There are certain acknowledged limitations, stating that Grounding DINO is not suitable for segmentation tasks and that the smaller training data may impact the final performance compared to the largest GLIP model.

Frequently Asked Questions (FAQ)

1.  What is Grounded Training?

Grounded training is a training approach in machine learning that involves using additional information or external knowledge to improve the learning process. In the context of vision and language tasks, grounded training aims to combine visual and textual information to enhance the model's understanding and performance.

In grounded training for vision and language tasks, such as image captioning, object detection, or referring expression comprehension, the model is trained using both image data and corresponding textual descriptions or annotations.

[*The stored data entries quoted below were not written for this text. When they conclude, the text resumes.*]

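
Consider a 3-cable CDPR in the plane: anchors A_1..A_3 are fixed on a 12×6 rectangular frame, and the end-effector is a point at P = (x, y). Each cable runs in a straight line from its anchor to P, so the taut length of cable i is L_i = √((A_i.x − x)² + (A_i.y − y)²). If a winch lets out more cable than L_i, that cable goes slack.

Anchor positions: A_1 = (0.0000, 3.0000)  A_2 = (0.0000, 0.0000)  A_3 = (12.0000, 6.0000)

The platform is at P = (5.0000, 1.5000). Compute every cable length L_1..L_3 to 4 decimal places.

L_1: Δ = A_1−P = (-5.0000, 1.5000) → ‖Δ‖ = √27.2500 = 5.2202
L_2: Δ = A_2−P = (-5.0000, -1.5000) → ‖Δ‖ = √27.2500 = 5.2202
L_3: Δ = A_3−P = (7.0000, 4.5000) → ‖Δ‖ = √69.2500 = 8.3217

(5.2202, 5.2202, 8.3217)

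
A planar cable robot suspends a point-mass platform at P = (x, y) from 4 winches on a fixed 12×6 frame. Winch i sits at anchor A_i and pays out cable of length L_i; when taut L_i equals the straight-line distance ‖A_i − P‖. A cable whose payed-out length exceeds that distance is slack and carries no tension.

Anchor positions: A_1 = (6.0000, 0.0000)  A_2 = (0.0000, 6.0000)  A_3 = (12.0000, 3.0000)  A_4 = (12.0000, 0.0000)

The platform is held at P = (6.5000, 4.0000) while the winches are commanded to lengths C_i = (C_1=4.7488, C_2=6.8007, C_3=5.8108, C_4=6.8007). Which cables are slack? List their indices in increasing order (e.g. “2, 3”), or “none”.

i=1: geometric 4.0311 vs commanded 4.7488 ⇒ slack
i=2: geometric 6.8007 vs commanded 6.8007 ⇒ taut
i=3: geometric 5.5902 vs commanded 5.8108 ⇒ slack
i=4: geometric 6.8007 vs commanded 6.8007 ⇒ taut

1, 3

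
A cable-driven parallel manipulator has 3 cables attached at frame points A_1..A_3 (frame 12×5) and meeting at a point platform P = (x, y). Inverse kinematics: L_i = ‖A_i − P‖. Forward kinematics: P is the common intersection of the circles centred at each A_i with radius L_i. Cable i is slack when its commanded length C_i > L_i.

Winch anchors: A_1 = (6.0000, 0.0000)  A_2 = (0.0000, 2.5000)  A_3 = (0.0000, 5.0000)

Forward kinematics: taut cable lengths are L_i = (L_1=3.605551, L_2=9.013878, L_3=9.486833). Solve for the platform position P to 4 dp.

circle eqns → linear via eq_j − eq_1; set c_j = A_j·A_j − L_j²
c_1 = 36.0000+0.0000−13.0000 = 23.0000
12.0000·x − 5.0000·y = c_1−c_2 = 98.0000
12.0000·x − 10.0000·y = c_1−c_3 = 88.0000
solve first two rows → x=9.0000, y=2.0000

(9.0000, 2.0000)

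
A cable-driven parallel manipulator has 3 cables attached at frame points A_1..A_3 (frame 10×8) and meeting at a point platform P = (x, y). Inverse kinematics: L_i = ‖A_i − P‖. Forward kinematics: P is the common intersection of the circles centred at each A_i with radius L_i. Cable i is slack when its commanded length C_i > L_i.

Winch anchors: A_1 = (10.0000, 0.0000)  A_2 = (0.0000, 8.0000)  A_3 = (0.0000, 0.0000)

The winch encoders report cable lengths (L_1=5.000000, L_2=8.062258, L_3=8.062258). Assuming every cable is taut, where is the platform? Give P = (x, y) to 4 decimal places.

circle eqns → linear via eq_j − eq_1; set q_j = A_j·A_j − L_j²
q_1 = 100.0000+0.0000−25.0000 = 75.0000
20.0000·x − 16.0000·y = q_1−q_2 = 76.0000
20.0000·x + 0.0000·y = q_1−q_3 = 140.0000
solve first two rows → x=7.0000, y=4.0000

(7.0000, 4.0000)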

The textual information provides grounding or context for the visual elements in the images, enabling the model to learn associations between visual features and their corresponding linguistic representations.

2.  What is referring to expression comprehension (REC)?

Referring Expression Comprehension (REC) is a natural language processing (NLP) and computer vision task that involves understanding and interpreting language expressions used to refer to specific objects or regions within images.

REC aims to develop models that can accurately identify the objects or regions being referred to in the image based on the given textual descriptions.

3. What is Open Set Object Detection?

Open-Set Object Detection is a training approach that uses existing bounding box annotations and aims to detect arbitrary classes by leveraging language generalization.

OV-DETR utilizes image and text embeddings from a CLIP model as queries to decode category-specified boxes within the DETR framework.

ViLD distills knowledge from a CLIP teacher model into an R-CNN-like detector, allowing learned region embeddings to incorporate language semantics.

GLIP treats object detection as a grounding problem, utilizing additional grounding data to align semantics at the phrase and region levels, resulting in improved performance on fully-supervised detection benchmarks.

DetCLIP involves large-scale image captioning datasets and employs generated pseudo labels to expand the knowledge database, effectively enhancing the detectors' generalization ability.